The Commission performed a cost-benefit analysis of the final rule. The analysis included several benefits and several costs resulting from the rule. As an example of a benefit, the Commission explained that acceptance of financial statements prepared using IFRS is expected to help foster the use of IFRS as a way of moving to a single set of globally accepted accounting statements, which the Commission believes will have positive effects on investors. As an example of a cost, the Commission noted that the minimum required information that investors in the U.S. capital markets receive from any foreign private issuer will differ from what it was previously. A potential cost could be incurred if an investor loses information contained in the reconciliation that the investor would use to understand differences in certain financial results under IFRS and U.S. GAAP for a particular issuer.

(ii) Agency actions relevant to the Regulatory Flexibility Act, 5 U.S.C. sections 603-605, 607, and 609

The Commission certified that the final rule would not have a significant economic impact on a substantial number of small entities. For this reason, the Commission did not prepare a Final Regulatory Flexibility Analysis.

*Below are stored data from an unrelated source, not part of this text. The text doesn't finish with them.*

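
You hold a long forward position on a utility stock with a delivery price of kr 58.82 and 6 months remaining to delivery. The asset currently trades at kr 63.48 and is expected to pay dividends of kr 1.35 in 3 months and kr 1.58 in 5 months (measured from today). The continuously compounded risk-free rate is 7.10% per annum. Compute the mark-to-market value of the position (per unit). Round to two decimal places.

PV(remaining dividends) I = 1.35·e^(−0.0710·3/12) + 1.58·e^(−0.0710·5/12) = 2.8602
Current forward F = (S − I)·e^(rT) = (63.48 − 2.8602)·e^(0.0710·6/12) = 60.6198 × 1.036138 = 62.8105
Value (long) = (F − K)·e^(−rT) = (62.8105 − 58.82) × 0.965123 = 3.8513
Value = kr 3.85

kr 3.85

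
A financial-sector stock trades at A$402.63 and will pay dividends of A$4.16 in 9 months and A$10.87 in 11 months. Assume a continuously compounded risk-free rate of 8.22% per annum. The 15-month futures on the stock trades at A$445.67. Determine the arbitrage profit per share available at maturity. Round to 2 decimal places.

A$14.98 per share

PV(dividends) I = 4.16·e^(−0.0822·9/12) + 10.87·e^(−0.0822·11/12) = 13.9923
Fair futures F* = (S − I)·e^(rT) = (402.63 − 13.9923)·e^0.102750 = 388.6377 × 1.108214 = 430.6937
Market A$445.67 > fair 430.6937: forward overpriced → cash-and-carry (borrow at r, buy the stock and collect the dividends, short the forward).
Profit at T = |F_mkt − F*| = |445.67 − 430.6937| = A$14.98 per share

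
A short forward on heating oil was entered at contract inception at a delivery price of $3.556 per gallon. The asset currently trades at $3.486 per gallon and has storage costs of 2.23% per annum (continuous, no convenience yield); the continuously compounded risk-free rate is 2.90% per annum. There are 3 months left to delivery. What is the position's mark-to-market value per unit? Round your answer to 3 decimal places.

$0.025 per gallon

Current fair forward for the remaining 3 months: F = S·e^((r + u)·T), (r + u) = 0.0290 + 0.0223 = 0.0513
F = 3.486 · e^(0.0513 × 3/12) = 3.486 × 1.012908 = 3.5310
Value of long forward = (F − K)·e^(−rT) = (3.5310 − 3.556) · e^(−0.0290·3/12)
= -0.0250 × 0.992776 = -0.025
Short position value = −(long value) = $0.025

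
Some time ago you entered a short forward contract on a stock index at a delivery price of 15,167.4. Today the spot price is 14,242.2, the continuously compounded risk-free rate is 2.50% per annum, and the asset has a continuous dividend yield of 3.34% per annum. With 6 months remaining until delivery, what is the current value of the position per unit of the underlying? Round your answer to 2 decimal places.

972.66

Current fair forward for the remaining 6 months: F = S·e^((r − q)·T), (r − q) = 0.0250 − 0.0334 = -0.0084
F = 14242.2 · e^(-0.0084 × 6/12) = 14242.2 × 0.99580881 = 14182.5082
Value of long forward = (F − K)·e^(−rT) = (14182.5082 − 15167.4) · e^(−0.0250·6/12)
= -984.8918 × 0.98757780 = -972.66
Short position value = −(long value) = 972.66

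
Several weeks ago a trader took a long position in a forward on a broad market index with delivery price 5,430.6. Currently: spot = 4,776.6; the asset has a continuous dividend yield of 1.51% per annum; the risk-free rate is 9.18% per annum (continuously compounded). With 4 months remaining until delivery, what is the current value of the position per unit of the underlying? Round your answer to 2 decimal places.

-514.32

Current fair forward for the remaining 4 months: F = S·e^((r − q)·T), (r − q) = 0.0918 − 0.0151 = 0.0767
F = 4776.6 · e^(0.0767 × 4/12) = 4776.6 × 1.02589630 = 4900.2963
Value of long forward = (F − K)·e^(−rT) = (4900.2963 − 5430.6) · e^(−0.0918·4/12)
= -530.3037 × 0.96986344 = -514.32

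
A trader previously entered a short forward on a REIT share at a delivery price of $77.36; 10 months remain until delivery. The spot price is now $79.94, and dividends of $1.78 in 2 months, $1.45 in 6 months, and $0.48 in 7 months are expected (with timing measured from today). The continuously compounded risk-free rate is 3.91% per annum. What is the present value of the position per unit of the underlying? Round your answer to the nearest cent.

PV(remaining dividends) I = 1.78·e^(−0.0391·2/12) + 1.45·e^(−0.0391·6/12) + 0.48·e^(−0.0391·7/12) = 3.6595
Current forward F = (S − I)·e^(rT) = (79.94 − 3.6595)·e^(0.0391·10/12) = 76.2805 × 1.033120 = 78.8069
Value (long) = (F − K)·e^(−rT) = (78.8069 − 77.36) × 0.967942 = 1.4005
Short position value = −(long value) = -$1.40

-$1.40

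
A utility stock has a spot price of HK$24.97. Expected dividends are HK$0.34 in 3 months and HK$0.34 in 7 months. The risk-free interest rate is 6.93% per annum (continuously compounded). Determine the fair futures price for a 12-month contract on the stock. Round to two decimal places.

HK$26.05

PV(dividends) I = 0.34·e^(−0.0693·3/12) + 0.34·e^(−0.0693·7/12)
I = 0.3342 + 0.3265 = 0.6607
F = (S − I)·e^(rT) = (24.97 − 0.6607) · e^(0.0693·12/12)
= 24.3093 · e^0.069300 = 24.3093 × 1.071758 = HK$26.05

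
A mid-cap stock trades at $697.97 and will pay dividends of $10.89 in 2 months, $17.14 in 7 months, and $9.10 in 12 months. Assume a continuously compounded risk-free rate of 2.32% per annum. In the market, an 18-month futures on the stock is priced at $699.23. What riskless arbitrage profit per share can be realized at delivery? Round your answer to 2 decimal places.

PV(dividends) I = 10.89·e^(−0.0232·2/12) + 17.14·e^(−0.0232·7/12) + 9.10·e^(−0.0232·12/12) = 36.6489
Fair futures F* = (S − I)·e^(rT) = (697.97 − 36.6489)·e^0.034800 = 661.3211 × 1.035413 = 684.7405
Market $699.23 > fair 684.7405: forward overpriced → cash-and-carry (borrow at r, buy the stock and collect the dividends, short the forward).
Profit at T = |F_mkt − F*| = |699.23 − 684.7405| = $14.49 per share

$14.49 per share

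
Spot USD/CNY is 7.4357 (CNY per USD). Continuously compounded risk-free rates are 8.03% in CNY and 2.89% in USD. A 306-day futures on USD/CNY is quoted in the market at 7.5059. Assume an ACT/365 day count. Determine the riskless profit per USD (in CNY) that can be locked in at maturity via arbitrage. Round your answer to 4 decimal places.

Fair futures: F* = S·e^(carry·T), with carry = (r_CNY − r_USD) = 0.0803 − 0.0289 = 0.0514
F* = 7.4357 · e^(0.0514 × 306/365) = 7.4357 · e^0.043092 = 7.4357 × 1.044034 = 7.7631
Market 7.5059 < fair 7.7631: forward underpriced → reverse cash-and-carry (short spot, go long the forward).
At maturity, profit = |F_mkt − F*| = |7.5059 − 7.7631| = 0.2572 per USD (in CNY)

0.2572 per USD (in CNY)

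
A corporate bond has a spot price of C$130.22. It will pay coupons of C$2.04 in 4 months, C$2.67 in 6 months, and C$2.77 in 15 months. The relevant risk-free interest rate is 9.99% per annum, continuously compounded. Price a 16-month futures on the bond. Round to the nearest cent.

PV(coupons) I = 2.04·e^(−0.0999·4/12) + 2.67·e^(−0.0999·6/12) + 2.77·e^(−0.0999·15/12)
I = 1.9732 + 2.5399 + 2.4448 = 6.9579
F = (S − I)·e^(rT) = (130.22 − 6.9579) · e^(0.0999·16/12)
= 123.2621 · e^0.133200 = 123.2621 × 1.142478 = C$140.82

C$140.82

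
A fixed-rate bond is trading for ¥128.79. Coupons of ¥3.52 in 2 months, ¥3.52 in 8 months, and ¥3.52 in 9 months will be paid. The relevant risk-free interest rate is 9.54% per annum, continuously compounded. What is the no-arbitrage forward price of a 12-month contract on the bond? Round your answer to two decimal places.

PV(coupons) I = 3.52·e^(−0.0954·2/12) + 3.52·e^(−0.0954·8/12) + 3.52·e^(−0.0954·9/12)
I = 3.4645 + 3.3031 + 3.2769 = 10.0445
F = (S − I)·e^(rT) = (128.79 − 10.0445) · e^(0.0954·12/12)
= 118.7455 · e^0.095400 = 118.7455 × 1.100099 = ¥130.63

¥130.63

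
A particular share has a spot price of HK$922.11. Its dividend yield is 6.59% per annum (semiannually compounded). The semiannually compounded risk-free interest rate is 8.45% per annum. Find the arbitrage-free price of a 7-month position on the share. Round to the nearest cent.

HK$931.80

F = S · (1+r/2)^(2T) / (1+q/2)^(2T)
= 922.11 × 1.049463 / 1.038546 = 922.11 × 1.010512
F = HK$931.80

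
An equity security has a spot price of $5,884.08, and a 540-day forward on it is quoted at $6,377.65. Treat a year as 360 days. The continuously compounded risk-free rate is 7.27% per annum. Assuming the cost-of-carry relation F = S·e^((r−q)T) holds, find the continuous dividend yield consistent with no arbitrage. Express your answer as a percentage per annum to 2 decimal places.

From F = S·e^((r−q)T): (r − q) = ln(F/S)/T
ln(6377.65/5884.08) = ln(1.083882) = 0.080549
(r − q) = 0.080549 / (540/360) = 0.053699
q = r − ln(F/S)/T = 0.0727 − 0.053699 = 0.019001
q = 1.90%

1.90%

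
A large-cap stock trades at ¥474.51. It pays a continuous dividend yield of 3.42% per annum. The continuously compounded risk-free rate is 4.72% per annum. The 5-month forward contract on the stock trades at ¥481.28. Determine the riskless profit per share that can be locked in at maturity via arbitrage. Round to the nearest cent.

Fair forward: F* = S·e^(carry·T), with carry = (r − q) = 0.0472 − 0.0342 = 0.0130
F* = 474.51 · e^(0.0130 × 5/12) = 474.51 · e^0.005417 = 474.51 × 1.005432 = ¥477.0875
Market ¥481.28 > fair ¥477.0875: forward overpriced → cash-and-carry (buy spot, short the forward).
At maturity, profit = |F_mkt − F*| = |481.28 − 477.0875| = ¥4.19 per share

¥4.19 per share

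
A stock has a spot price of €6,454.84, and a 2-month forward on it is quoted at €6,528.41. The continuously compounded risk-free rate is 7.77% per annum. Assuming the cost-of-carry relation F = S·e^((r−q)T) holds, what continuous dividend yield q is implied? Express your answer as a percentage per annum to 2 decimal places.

From F = S·e^((r−q)T): (r − q) = ln(F/S)/T
ln(6528.41/6454.84) = ln(1.011398) = 0.011334
(r − q) = 0.011334 / (2/12) = 0.068004
q = r − ln(F/S)/T = 0.0777 − 0.068004 = 0.009696
q = 0.97%

0.97%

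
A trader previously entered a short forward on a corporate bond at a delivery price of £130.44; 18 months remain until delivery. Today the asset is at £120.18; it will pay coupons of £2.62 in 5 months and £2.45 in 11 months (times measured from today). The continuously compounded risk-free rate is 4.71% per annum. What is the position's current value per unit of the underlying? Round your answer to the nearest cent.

£6.28

PV(remaining coupons) I = 2.62·e^(−0.0471·5/12) + 2.45·e^(−0.0471·11/12) = 4.9156
Current forward F = (S − I)·e^(rT) = (120.18 − 4.9156)·e^(0.0471·18/12) = 115.2644 × 1.073206 = 123.7024
Value (long) = (F − K)·e^(−rT) = (123.7024 − 130.44) × 0.931788 = -6.2780
Short position value = −(long value) = £6.28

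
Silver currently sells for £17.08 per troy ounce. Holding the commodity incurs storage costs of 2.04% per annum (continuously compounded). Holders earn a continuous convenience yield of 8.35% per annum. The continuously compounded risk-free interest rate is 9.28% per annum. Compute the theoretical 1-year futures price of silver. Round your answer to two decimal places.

£17.59 per troy ounce

Net carry = r + u − y = 0.0928 + 0.0204 − 0.0835 = 0.0297
F = S·e^((r+u−y)T) = 17.08 · e^(0.0297 × 1) = 17.08 · e^0.029700
= 17.08 × 1.030145 = £17.59 per troy ounce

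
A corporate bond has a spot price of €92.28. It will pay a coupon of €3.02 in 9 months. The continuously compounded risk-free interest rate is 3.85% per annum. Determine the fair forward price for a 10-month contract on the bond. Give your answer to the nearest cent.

€92.26

PV(coupons) I = 3.02·e^(−0.0385·9/12)
I = 2.9340
F = (S − I)·e^(rT) = (92.28 − 2.9340) · e^(0.0385·10/12)
= 89.3460 · e^0.032083 = 89.3460 × 1.032603 = €92.26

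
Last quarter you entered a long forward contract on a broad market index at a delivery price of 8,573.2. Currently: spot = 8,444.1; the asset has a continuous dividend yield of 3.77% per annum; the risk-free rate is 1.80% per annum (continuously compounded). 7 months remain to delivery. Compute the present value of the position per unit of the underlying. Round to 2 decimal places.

Current fair forward for the remaining 7 months: F = S·e^((r − q)·T), (r − q) = 0.0180 − 0.0377 = -0.0197
F = 8444.1 · e^(-0.0197 × 7/12) = 8444.1 × 0.98857411 = 8347.6186
Value of long forward = (F − K)·e^(−rT) = (8347.6186 − 8573.2) · e^(−0.0180·7/12)
= -225.5814 × 0.98955493 = -223.23

-223.23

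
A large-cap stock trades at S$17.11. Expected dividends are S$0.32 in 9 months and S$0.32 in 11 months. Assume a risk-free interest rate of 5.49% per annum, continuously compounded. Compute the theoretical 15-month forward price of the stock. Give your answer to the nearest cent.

PV(dividends) I = 0.32·e^(−0.0549·9/12) + 0.32·e^(−0.0549·11/12)
I = 0.3071 + 0.3043 = 0.6114
F = (S − I)·e^(rT) = (17.11 − 0.6114) · e^(0.0549·15/12)
= 16.4986 · e^0.068625 = 16.4986 × 1.071034 = S$17.67

S$17.67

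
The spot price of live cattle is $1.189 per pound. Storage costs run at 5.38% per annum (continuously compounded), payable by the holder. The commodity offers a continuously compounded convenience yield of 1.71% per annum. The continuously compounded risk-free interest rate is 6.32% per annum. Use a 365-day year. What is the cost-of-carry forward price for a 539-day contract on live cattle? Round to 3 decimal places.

Net carry = r + u − y = 0.0632 + 0.0538 − 0.0171 = 0.0999
F = S·e^((r+u−y)T) = 1.189 · e^(0.0999 × 539/365) = 1.189 · e^0.147524
= 1.189 × 1.158961 = $1.378 per pound

$1.378 per pound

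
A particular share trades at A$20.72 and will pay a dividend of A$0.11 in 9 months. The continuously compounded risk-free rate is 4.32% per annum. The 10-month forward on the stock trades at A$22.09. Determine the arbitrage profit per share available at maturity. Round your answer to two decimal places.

A$0.72 per share

PV(dividends) I = 0.11·e^(−0.0432·9/12) = 0.1065
Fair forward F* = (S − I)·e^(rT) = (20.72 − 0.1065)·e^0.036000 = 20.6135 × 1.036656 = 21.3691
Market A$22.09 > fair 21.3691: forward overpriced → cash-and-carry (borrow at r, buy the stock and collect the dividends, short the forward).
Profit at T = |F_mkt − F*| = |22.09 − 21.3691| = A$0.72 per share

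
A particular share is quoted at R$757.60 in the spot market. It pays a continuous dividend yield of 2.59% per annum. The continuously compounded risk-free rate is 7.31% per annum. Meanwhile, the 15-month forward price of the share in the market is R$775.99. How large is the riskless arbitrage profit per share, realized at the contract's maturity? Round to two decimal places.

R$27.65 per share

Fair forward: F* = S·e^(carry·T), with carry = (r − q) = 0.0731 − 0.0259 = 0.0472
F* = 757.60 · e^(0.0472 × 15/12) = 757.60 · e^0.059000 = 757.60 × 1.060775 = R$803.6431
Market R$775.99 < fair R$803.6431: forward underpriced → reverse cash-and-carry (short spot, go long the forward).
At maturity, profit = |F_mkt − F*| = |775.99 − 803.6431| = R$27.65 per share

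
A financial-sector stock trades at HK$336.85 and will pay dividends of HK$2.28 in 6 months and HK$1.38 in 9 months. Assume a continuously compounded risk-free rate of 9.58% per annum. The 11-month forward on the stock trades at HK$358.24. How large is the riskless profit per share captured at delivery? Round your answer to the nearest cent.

HK$5.75 per share

PV(dividends) I = 2.28·e^(−0.0958·6/12) + 1.38·e^(−0.0958·9/12) = 3.4577
Fair forward F* = (S − I)·e^(rT) = (336.85 − 3.4577)·e^0.087817 = 333.3923 × 1.091788 = 363.9937
Market HK$358.24 < fair 363.9937: forward underpriced → reverse cash-and-carry (short the stock, invest proceeds at r, pay the dividends, go long the forward).
Profit at T = |F_mkt − F*| = |358.24 − 363.9937| = HK$5.75 per share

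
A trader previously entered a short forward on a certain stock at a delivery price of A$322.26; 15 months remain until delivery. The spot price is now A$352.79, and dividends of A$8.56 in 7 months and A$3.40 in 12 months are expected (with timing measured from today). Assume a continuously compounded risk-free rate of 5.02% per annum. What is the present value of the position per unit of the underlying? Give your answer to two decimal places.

-A$38.58

PV(remaining dividends) I = 8.56·e^(−0.0502·7/12) + 3.40·e^(−0.0502·12/12) = 11.5465
Current forward F = (S − I)·e^(rT) = (352.79 − 11.5465)·e^(0.0502·15/12) = 341.2435 × 1.064761 = 363.3428
Value (long) = (F − K)·e^(−rT) = (363.3428 − 322.26) × 0.939178 = 38.5841
Short position value = −(long value) = -A$38.58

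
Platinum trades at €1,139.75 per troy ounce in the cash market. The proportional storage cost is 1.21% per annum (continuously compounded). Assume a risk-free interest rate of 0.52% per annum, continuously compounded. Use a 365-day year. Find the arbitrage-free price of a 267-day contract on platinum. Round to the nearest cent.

€1,154.27 per troy ounce

Net carry = r + u − y = 0.0052 + 0.0121 − 0.0000 = 0.0173
F = S·e^((r+u−y)T) = 1139.75 · e^(0.0173 × 267/365) = 1139.75 · e^0.01265507
= 1139.75 × 1.01273548 = €1,154.27 per troy ounce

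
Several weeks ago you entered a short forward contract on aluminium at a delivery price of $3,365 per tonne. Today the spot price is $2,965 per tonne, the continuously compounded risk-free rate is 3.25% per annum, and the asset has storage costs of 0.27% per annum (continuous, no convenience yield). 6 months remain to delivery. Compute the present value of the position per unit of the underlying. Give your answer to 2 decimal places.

$341.76 per tonne

Current fair forward for the remaining 6 months: F = S·e^((r + u)·T), (r + u) = 0.0325 + 0.0027 = 0.0352
F = 2965 · e^(0.0352 × 6/12) = 2965 × 1.01775579 = 3017.6459
Value of long forward = (F − K)·e^(−rT) = (3017.6459 − 3365) · e^(−0.0325·6/12)
= -347.3541 × 0.98388132 = -341.76
Short position value = −(long value) = $341.76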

(iii) Agency actions relevant to sections 202-205 of the Unfunded Mandates Reform Act of 1995, 2 U.S.C. sections 1532-1535

The final rule, promulgated by an independent regulatory agency, is not subject to title II of the Unfunded Mandates Reform Act of 1995.

(iv) Other relevant information or requirements under acts and executive orders

Administrative Procedure Act, 5 U.S.C. sections 551 et seq.

The final rule was issued using the notice and comment procedures contained in 5 U.S.C. sect. 553. On July 11, 2007, the Commission published a Notice of Proposed Rulemaking in the Federal Register. 72 Fed. Reg. 37,962. The Commission received approximately 125 comments in response to the proposed rule and responds to those comments in the final rule.

Paperwork Reduction Act, 44 U.S.C. sections 3501-3520

The final rule contains –collection of information— requirements within the meaning of the Paperwork Reduction Act. The Commission submitted these requirements to the Office of Management and Budget for review.

Statutory authorization for the rule

The final rule was promulgated under the authority of sections 6, 7, 10, and 19 of the Securities Act of 1933, as amended, sections 3, 12, 13, 15, 23, and 36 of the Securities and Exchange Act of 1934, and sections 3(c)(2) and 108(c) of the Sarbanes Oxley Act of 2002.

Executive Order No. 12,866

The final rule, promulgated by an independent regulatory agency, is not subject to the review requirements of the order.